“Do not go where the path may lead,
go instead where there is no path and leave a trail.”
-Ralph Waldo Emerson
I spent my spring break this year doing something that I will remember for the rest of my life. I traveled with ten other IU South Bend representatives to the Cumberland Gap National Historic Park. There, over the course of several days, we constructed a trail at the top of a mountain.
Each morning, we hiked two miles up steep slopes. The existing trail, I would come to discover, was constructed in such a way that it would inevitably wash away in the rain. The park itself was breathtaking. Unmolested, nature is capable of turning chaos into beauty.
In “The Common Life,” Scott Russell Sanders poses the question, “What power could stop loggers from seeing every tree as lumber, stop developers from seeing every acre of land as real estate, stop oil-company executives from seeing our last few scraps of wilderness as pay dirt waiting to be drilled? What would it take… to draw our pleasure from inexhaustible springs?” On our daily journey, I could not help but notice the mark mankind has left on the commercial land surrounding the park. The bare, ruddy soil of mountains scarred to make way for used car dealerships and modular home lots is still vivid in my memory. These wounded giants will never be the same.

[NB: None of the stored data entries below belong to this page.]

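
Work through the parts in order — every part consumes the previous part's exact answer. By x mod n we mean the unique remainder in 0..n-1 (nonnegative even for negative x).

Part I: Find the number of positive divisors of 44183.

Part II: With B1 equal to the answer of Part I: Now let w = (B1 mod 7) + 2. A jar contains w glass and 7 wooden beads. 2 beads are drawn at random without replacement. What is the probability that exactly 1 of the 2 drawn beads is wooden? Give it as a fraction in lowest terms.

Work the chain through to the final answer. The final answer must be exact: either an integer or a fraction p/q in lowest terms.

Part I: 44183 = 17 * 23 * 113; number of divisors = (1+1) * (1+1) * (1+1) = 8; answer 8
Part II: B1 = 8; w = 3; total draws C(10,2) = 45; favorable C(7,1)*C(3,1) = 21; P = 7/15; answer 7/15

7/15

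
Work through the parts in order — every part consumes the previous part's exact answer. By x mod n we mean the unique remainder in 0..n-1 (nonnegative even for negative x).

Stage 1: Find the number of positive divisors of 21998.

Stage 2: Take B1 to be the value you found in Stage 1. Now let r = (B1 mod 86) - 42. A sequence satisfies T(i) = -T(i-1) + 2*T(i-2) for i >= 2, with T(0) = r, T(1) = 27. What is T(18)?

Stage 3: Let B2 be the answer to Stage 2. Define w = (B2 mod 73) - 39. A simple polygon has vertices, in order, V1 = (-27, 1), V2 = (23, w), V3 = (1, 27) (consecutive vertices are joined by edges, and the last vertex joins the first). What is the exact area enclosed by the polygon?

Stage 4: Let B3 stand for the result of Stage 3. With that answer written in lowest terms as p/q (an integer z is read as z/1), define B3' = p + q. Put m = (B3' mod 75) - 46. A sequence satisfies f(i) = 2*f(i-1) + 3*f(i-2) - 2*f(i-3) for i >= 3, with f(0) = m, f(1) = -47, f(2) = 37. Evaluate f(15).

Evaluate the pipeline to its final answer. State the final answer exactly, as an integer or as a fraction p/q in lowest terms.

-8516153

Stage 1: 21998 = 2 * 17 * 647; number of divisors = (1+1) * (1+1) * (1+1) = 8; answer 8
Stage 2: B1 = 8; r = -34; T(2) = -1*(27) + 2*(-34) = -95; iterating: T(2)=-95, T(3)=149, T(4)=-339, T(5)=637, T(6)=-1315, T(7)=2589, T(8)=-5219, T(9)=10397, T(10)=-20835, T(11)=41629, T(12)=-83299, T(13)=166557, T(14)=-333155, T(15)=666269, T(16)=-1332579, T(17)=2665117, T(18)=-5330275; answer -5330275
Stage 3: B2 = -5330275; w = 0; cross terms: (-27*0 - 23*1)=-23, (23*27 - 1*0)=621, (1*1 - -27*27)=730; twice the area = |1328| = 1328; area = 664; answer 664
Stage 4: B3 = 664; threaded value p + q = 665; m = 19; f(3) = 2*(37) + 3*(-47) - 2*(19) = -105; iterating: f(3)=-105, f(4)=-5, f(5)=-399, f(6)=-603, f(7)=-2393, f(8)=-5797, f(9)=-17567, f(10)=-47739, f(11)=-136585, f(12)=-381253, f(13)=-1076783, f(14)=-3024155, f(15)=-8516153; answer -8516153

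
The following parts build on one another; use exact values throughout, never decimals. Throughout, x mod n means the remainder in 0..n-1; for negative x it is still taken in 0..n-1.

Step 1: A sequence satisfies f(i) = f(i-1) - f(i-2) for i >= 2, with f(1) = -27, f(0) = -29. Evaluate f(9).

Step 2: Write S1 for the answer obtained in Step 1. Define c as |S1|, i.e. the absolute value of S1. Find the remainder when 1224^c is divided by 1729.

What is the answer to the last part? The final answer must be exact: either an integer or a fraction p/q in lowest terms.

734

Step 1: f(2) = 1*(-27) - 1*(-29) = 2; iterating: f(2)=2, f(3)=29, f(4)=27, f(5)=-2, f(6)=-29, f(7)=-27, f(8)=2, f(9)=29; answer 29
Step 2: S1 = 29; c = 29; squarings mod 1729: 1224^1=1224, 1224^2=862, 1224^4=1303, 1224^8=1660, 1224^16=1303; 1224^29 = 1224^1 * 1224^4 * 1224^8 * 1224^16 = 734 (mod 1729); answer 734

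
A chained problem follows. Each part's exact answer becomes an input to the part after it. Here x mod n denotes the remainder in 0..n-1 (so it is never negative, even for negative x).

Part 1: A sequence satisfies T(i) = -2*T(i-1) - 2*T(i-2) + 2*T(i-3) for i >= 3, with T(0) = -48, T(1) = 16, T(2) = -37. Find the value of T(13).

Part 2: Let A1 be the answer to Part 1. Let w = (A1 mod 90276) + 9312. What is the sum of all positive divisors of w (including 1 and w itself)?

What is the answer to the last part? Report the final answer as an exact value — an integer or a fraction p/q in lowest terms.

84518

Part 1: T(3) = -2*(-37) - 2*(16) + 2*(-48) = -54; iterating: T(3)=-54, T(4)=214, T(5)=-394, T(6)=252, T(7)=712, T(8)=-2716, T(9)=4512, T(10)=-2168, T(11)=-10120, T(12)=33600, T(13)=-51296; answer -51296
Part 2: A1 = -51296; w = 48292; 48292 = 2^2 * 12073; sigma = (1 + 2 + 4) * (1 + 12073) = 7 * 12074 = 84518; answer 84518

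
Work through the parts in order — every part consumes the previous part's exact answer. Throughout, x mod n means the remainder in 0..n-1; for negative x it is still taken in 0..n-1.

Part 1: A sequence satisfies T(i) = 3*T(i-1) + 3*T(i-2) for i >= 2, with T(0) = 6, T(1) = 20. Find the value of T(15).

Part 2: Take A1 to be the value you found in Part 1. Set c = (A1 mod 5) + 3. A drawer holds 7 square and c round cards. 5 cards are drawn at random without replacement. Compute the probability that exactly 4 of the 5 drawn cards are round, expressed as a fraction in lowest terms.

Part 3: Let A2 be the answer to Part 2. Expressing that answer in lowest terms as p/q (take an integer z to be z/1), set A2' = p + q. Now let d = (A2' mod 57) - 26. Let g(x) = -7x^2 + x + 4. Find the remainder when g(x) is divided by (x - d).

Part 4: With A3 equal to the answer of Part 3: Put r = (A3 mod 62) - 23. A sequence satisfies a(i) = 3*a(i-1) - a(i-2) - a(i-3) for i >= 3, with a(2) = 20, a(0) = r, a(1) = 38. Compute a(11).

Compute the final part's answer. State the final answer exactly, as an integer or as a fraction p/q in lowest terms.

Part 1: T(2) = 3*(20) + 3*(6) = 78; iterating: T(2)=78, T(3)=294, T(4)=1116, T(5)=4230, T(6)=16038, T(7)=60804, T(8)=230526, T(9)=873990, T(10)=3313548, T(11)=12562614, T(12)=47628486, T(13)=180573300, T(14)=684605358, T(15)=2595535974; answer 2595535974
Part 2: A1 = 2595535974; c = 7; total draws C(14,5) = 2002; favorable C(7,4)*C(7,1) = 245; P = 35/286; answer 35/286
Part 3: A2 = 35/286; threaded value p + q = 321; d = 10; remainder = value at the root: -7*(10)^2 + 1*(10)^1 + 4 = (-700) + (10) + (4) = -686; answer -686
Part 4: A3 = -686; r = 35; a(3) = 3*(20) - 1*(38) - 1*(35) = -13; iterating: a(3)=-13, a(4)=-97, a(5)=-298, a(6)=-784, a(7)=-1957, a(8)=-4789, a(9)=-11626, a(10)=-28132, a(11)=-67981; answer -67981

-67981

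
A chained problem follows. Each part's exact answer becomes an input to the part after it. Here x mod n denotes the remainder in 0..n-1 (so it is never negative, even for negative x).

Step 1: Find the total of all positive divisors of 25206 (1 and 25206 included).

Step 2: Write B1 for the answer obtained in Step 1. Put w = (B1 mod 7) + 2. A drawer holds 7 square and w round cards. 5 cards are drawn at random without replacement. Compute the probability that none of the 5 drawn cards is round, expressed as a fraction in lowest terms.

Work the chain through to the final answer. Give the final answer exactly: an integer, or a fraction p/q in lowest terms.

Step 1: 25206 = 2 * 3 * 4201; sigma = (1 + 2) * (1 + 3) * (1 + 4201) = 3 * 4 * 4202 = 50424; answer 50424
Step 2: B1 = 50424; w = 5; total draws C(12,5) = 792; favorable C(7,5) = 21; P = 7/264; answer 7/264

7/264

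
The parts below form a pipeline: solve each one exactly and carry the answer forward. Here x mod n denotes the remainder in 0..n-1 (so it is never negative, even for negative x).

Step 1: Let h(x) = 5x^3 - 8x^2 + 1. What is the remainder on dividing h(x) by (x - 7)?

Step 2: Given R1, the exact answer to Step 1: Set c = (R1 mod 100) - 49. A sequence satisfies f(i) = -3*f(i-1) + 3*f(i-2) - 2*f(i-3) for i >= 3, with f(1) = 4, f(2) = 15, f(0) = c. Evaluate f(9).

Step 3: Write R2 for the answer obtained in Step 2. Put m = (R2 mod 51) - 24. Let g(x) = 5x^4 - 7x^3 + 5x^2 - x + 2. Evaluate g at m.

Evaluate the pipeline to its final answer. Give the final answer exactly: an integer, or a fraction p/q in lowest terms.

64484

Step 1: remainder = value at the root: 5*(7)^3 - 8*(7)^2 + 1 = (1715) + (-392) + (1) = 1324; answer 1324
Step 2: R1 = 1324; c = -25; f(3) = -3*(15) + 3*(4) - 2*(-25) = 17; iterating: f(3)=17, f(4)=-14, f(5)=63, f(6)=-265, f(7)=1012, f(8)=-3957, f(9)=15437; answer 15437
Step 3: R2 = 15437; m = 11; 5*(11)^4 - 7*(11)^3 + 5*(11)^2 - 1*(11)^1 + 2 = (73205) + (-9317) + (605) + (-11) + (2) = 64484; answer 64484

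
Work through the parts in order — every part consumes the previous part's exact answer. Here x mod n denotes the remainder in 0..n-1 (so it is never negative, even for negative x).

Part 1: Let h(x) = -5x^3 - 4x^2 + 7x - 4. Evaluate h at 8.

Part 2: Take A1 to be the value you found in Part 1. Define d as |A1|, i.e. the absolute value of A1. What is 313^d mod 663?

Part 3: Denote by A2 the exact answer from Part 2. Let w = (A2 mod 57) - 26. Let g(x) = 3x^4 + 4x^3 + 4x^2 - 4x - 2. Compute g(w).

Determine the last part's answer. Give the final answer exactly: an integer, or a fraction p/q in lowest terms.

Part 1: -5*(8)^3 - 4*(8)^2 + 7*(8)^1 - 4 = (-2560) + (-256) + (56) + (-4) = -2764; answer -2764
Part 2: A1 = -2764; d = 2764; squarings mod 663: 313^1=313, 313^2=508, 313^4=157, 313^8=118, 313^16=1, 313^32=1, 313^64=1, 313^128=1, 313^256=1, 313^512=1, 313^1024=1, 313^2048=1; 313^2764 = 313^4 * 313^8 * 313^64 * 313^128 * 313^512 * 313^2048 = 625 (mod 663); answer 625
Part 3: A2 = 625; w = 29; 3*(29)^4 + 4*(29)^3 + 4*(29)^2 - 4*(29)^1 - 2 = (2121843) + (97556) + (3364) + (-116) + (-2) = 2222645; answer 2222645

2222645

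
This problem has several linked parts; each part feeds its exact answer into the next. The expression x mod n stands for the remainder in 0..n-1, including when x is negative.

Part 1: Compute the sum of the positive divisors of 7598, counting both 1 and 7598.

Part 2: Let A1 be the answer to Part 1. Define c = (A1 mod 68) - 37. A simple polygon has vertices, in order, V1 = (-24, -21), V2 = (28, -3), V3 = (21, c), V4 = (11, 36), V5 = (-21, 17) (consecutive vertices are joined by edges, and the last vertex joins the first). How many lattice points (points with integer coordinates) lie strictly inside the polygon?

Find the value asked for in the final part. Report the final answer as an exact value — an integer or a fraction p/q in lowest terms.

1722

Part 1: 7598 = 2 * 29 * 131; sigma = (1 + 2) * (1 + 29) * (1 + 131) = 3 * 30 * 132 = 11880; answer 11880
Part 2: A1 = 11880; c = 11; cross terms: (-24*-3 - 28*-21)=660, (28*11 - 21*-3)=371, (21*36 - 11*11)=635, (11*17 - -21*36)=943, (-21*-21 - -24*17)=849; twice the area = |3458| = 3458; area = 1729; boundary points = 2 + 7 + 5 + 1 + 1 = 16; strictly interior points = area - boundary/2 + 1 = 1722; answer 1722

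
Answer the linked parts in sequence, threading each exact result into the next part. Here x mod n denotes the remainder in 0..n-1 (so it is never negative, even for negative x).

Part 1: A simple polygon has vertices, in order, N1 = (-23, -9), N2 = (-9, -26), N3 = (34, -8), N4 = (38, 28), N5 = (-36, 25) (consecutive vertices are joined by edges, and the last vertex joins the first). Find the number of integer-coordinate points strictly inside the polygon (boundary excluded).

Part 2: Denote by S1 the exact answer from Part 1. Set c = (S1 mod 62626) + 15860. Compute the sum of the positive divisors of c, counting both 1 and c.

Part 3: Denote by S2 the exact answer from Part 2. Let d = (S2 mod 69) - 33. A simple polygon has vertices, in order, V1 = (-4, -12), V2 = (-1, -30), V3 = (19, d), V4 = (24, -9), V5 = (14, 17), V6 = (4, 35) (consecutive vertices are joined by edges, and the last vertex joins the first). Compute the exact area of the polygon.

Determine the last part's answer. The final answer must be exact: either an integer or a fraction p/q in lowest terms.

Part 1: cross terms: (-23*-26 - -9*-9)=517, (-9*-8 - 34*-26)=956, (34*28 - 38*-8)=1256, (38*25 - -36*28)=1958, (-36*-9 - -23*25)=899; twice the area = |5586| = 5586; area = 2793; boundary points = 1 + 1 + 4 + 1 + 1 = 8; strictly interior points = area - boundary/2 + 1 = 2790; answer 2790
Part 2: S1 = 2790; c = 18650; 18650 = 2 * 5^2 * 373; sigma = (1 + 2) * (1 + 5 + 25) * (1 + 373) = 3 * 31 * 374 = 34782; answer 34782
Part 3: S2 = 34782; d = -27; cross terms: (-4*-30 - -1*-12)=108, (-1*-27 - 19*-30)=597, (19*-9 - 24*-27)=477, (24*17 - 14*-9)=534, (14*35 - 4*17)=422, (4*-12 - -4*35)=92; twice the area = |2230| = 2230; area = 1115; answer 1115

1115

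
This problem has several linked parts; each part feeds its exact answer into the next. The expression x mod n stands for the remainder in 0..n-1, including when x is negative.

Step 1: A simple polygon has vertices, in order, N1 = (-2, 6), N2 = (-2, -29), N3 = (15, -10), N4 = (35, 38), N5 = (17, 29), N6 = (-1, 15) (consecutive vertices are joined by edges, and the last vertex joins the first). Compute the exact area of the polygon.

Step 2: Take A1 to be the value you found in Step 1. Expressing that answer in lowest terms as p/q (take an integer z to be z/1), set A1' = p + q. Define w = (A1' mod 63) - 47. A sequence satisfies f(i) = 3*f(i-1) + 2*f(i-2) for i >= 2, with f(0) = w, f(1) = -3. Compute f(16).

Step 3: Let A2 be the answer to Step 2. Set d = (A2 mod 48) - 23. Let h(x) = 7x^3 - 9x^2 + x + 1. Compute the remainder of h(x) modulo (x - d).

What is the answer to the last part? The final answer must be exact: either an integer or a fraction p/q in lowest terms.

Step 1: cross terms: (-2*-29 - -2*6)=70, (-2*-10 - 15*-29)=455, (15*38 - 35*-10)=920, (35*29 - 17*38)=369, (17*15 - -1*29)=284, (-1*6 - -2*15)=24; twice the area = |2122| = 2122; area = 1061; answer 1061
Step 2: A1 = 1061; threaded value p + q = 1062; w = 7; f(2) = 3*(-3) + 2*(7) = 5; iterating: f(2)=5, f(3)=9, f(4)=37, f(5)=129, f(6)=461, f(7)=1641, f(8)=5845, f(9)=20817, f(10)=74141, f(11)=264057, f(12)=940453, f(13)=3349473, f(14)=11929325, f(15)=42486921, f(16)=151319413; answer 151319413
Step 3: A2 = 151319413; d = 14; remainder = value at the root: 7*(14)^3 - 9*(14)^2 + 1*(14)^1 + 1 = (19208) + (-1764) + (14) + (1) = 17459; answer 17459

17459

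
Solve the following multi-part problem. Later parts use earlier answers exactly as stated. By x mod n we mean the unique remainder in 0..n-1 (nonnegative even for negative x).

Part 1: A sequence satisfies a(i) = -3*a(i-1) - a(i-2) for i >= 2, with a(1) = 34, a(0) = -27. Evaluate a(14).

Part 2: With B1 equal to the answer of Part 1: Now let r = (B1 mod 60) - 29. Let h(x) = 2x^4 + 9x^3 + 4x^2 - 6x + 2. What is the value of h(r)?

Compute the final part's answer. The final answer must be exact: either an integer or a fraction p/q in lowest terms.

Part 1: a(2) = -3*(34) - 1*(-27) = -75; iterating: a(2)=-75, a(3)=191, a(4)=-498, a(5)=1303, a(6)=-3411, a(7)=8930, a(8)=-23379, a(9)=61207, a(10)=-160242, a(11)=419519, a(12)=-1098315, a(13)=2875426, a(14)=-7527963; answer -7527963
Part 2: B1 = -7527963; r = 28; 2*(28)^4 + 9*(28)^3 + 4*(28)^2 - 6*(28)^1 + 2 = (1229312) + (197568) + (3136) + (-168) + (2) = 1429850; answer 1429850

1429850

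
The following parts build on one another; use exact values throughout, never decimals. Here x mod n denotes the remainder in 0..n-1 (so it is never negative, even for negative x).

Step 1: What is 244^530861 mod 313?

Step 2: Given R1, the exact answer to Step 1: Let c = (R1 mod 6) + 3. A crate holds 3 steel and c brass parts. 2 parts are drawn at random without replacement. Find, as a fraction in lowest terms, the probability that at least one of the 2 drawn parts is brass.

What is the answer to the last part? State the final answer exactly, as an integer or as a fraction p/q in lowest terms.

Step 1: squarings mod 313: 244^1=244, 244^2=66, 244^4=287, 244^8=50, 244^16=309, 244^32=16, 244^64=256, 244^128=119, 244^256=76, 244^512=142, 244^1024=132, 244^2048=209, 244^4096=174, 244^8192=228, 244^16384=26, 244^32768=50, 244^65536=309, 244^131072=16, 244^262144=256, 244^524288=119; 244^530861 = 244^1 * 244^4 * 244^8 * 244^32 * 244^128 * 244^256 * 244^2048 * 244^4096 * 244^524288 = 233 (mod 313); answer 233
Step 2: R1 = 233; c = 8; total draws C(11,2) = 55; complement C(3,2) = 3; favorable 55 - 3 = 52; P = 52/55; answer 52/55

52/55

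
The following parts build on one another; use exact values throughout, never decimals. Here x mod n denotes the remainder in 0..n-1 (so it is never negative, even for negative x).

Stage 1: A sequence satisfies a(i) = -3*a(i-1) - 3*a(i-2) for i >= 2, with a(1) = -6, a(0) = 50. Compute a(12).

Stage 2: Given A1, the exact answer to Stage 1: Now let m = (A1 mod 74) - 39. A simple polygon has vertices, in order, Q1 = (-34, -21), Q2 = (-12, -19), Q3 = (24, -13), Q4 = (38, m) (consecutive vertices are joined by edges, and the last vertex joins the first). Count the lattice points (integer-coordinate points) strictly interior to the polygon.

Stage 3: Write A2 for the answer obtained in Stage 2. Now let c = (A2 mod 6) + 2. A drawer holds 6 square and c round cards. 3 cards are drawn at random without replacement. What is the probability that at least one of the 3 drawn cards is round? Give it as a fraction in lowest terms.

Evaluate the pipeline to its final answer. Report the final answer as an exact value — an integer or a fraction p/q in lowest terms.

5/6

Stage 1: a(2) = -3*(-6) - 3*(50) = -132; iterating: a(2)=-132, a(3)=414, a(4)=-846, a(5)=1296, a(6)=-1350, a(7)=162, a(8)=3564, a(9)=-11178, a(10)=22842, a(11)=-34992, a(12)=36450; answer 36450
Stage 2: A1 = 36450; m = 3; cross terms: (-34*-19 - -12*-21)=394, (-12*-13 - 24*-19)=612, (24*3 - 38*-13)=566, (38*-21 - -34*3)=-696; twice the area = |876| = 876; area = 438; boundary points = 2 + 6 + 2 + 24 = 34; strictly interior points = area - boundary/2 + 1 = 422; answer 422
Stage 3: A2 = 422; c = 4; total draws C(10,3) = 120; complement C(6,3) = 20; favorable 120 - 20 = 100; P = 5/6; answer 5/6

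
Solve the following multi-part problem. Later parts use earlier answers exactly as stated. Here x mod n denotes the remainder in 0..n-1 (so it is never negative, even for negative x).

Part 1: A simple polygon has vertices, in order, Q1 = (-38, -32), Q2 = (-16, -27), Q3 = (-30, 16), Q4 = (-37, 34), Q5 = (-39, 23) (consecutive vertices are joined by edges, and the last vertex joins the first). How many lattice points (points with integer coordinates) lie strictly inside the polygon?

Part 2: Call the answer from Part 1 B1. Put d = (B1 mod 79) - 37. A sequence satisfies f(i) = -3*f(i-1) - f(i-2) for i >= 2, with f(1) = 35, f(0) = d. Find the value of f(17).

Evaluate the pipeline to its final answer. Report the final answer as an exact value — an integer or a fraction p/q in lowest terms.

Part 1: cross terms: (-38*-27 - -16*-32)=514, (-16*16 - -30*-27)=-1066, (-30*34 - -37*16)=-428, (-37*23 - -39*34)=475, (-39*-32 - -38*23)=2122; twice the area = |1617| = 1617; area = 1617/2; boundary points = 1 + 1 + 1 + 1 + 1 = 5; strictly interior points = area - boundary/2 + 1 = 807; answer 807
Part 2: B1 = 807; d = -20; f(2) = -3*(35) - 1*(-20) = -85; iterating: f(2)=-85, f(3)=220, f(4)=-575, f(5)=1505, f(6)=-3940, f(7)=10315, f(8)=-27005, f(9)=70700, f(10)=-185095, f(11)=484585, f(12)=-1268660, f(13)=3321395, f(14)=-8695525, f(15)=22765180, f(16)=-59600015, f(17)=156034865; answer 156034865

156034865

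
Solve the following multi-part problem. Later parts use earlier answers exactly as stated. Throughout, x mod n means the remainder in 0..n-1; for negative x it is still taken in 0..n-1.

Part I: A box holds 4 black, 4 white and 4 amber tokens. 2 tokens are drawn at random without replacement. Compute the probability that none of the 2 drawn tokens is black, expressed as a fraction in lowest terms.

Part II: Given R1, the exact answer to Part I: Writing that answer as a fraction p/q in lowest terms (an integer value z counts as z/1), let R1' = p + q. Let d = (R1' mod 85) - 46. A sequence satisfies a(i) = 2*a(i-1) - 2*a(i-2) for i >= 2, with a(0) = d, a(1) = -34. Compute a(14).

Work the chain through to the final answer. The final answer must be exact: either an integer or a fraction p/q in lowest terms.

Part I: total draws C(12,2) = 66; favorable C(8,2) = 28; P = 14/33; answer 14/33
Part II: R1 = 14/33; threaded value p + q = 47; d = 1; a(2) = 2*(-34) - 2*(1) = -70; iterating: a(2)=-70, a(3)=-72, a(4)=-4, a(5)=136, a(6)=280, a(7)=288, a(8)=16, a(9)=-544, a(10)=-1120, a(11)=-1152, a(12)=-64, a(13)=2176, a(14)=4480; answer 4480

4480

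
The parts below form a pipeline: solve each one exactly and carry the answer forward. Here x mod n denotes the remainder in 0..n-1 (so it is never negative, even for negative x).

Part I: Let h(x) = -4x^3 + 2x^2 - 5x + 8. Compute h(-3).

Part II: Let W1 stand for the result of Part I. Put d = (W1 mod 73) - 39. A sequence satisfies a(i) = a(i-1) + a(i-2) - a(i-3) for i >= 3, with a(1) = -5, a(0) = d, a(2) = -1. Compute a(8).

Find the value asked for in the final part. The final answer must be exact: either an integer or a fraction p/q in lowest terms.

104

Part I: -4*(-3)^3 + 2*(-3)^2 - 5*(-3)^1 + 8 = (108) + (18) + (15) + (8) = 149; answer 149
Part II: W1 = 149; d = -36; a(3) = 1*(-1) + 1*(-5) - 1*(-36) = 30; iterating: a(3)=30, a(4)=34, a(5)=65, a(6)=69, a(7)=100, a(8)=104; answer 104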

It is all too easy to forget the needs of others in the course of our lives. “Others” includes that which is around us besides humanity. We are deeply connected, not only to our friends and neighbors, but to the natural world around us. “A healthy community is dynamic, stirred up by energies of those who already belong, open to new members and fresh influences, kept in motion by the constant bartering of gifts,” says Sanders.
We built that trail as a gift. The trail is a way for others to follow the same long path up the same mountain and gain memories they will never forget. Our greatest common heritage is the world we leave behind. Such memories need to be made. Such scenes need to be seen.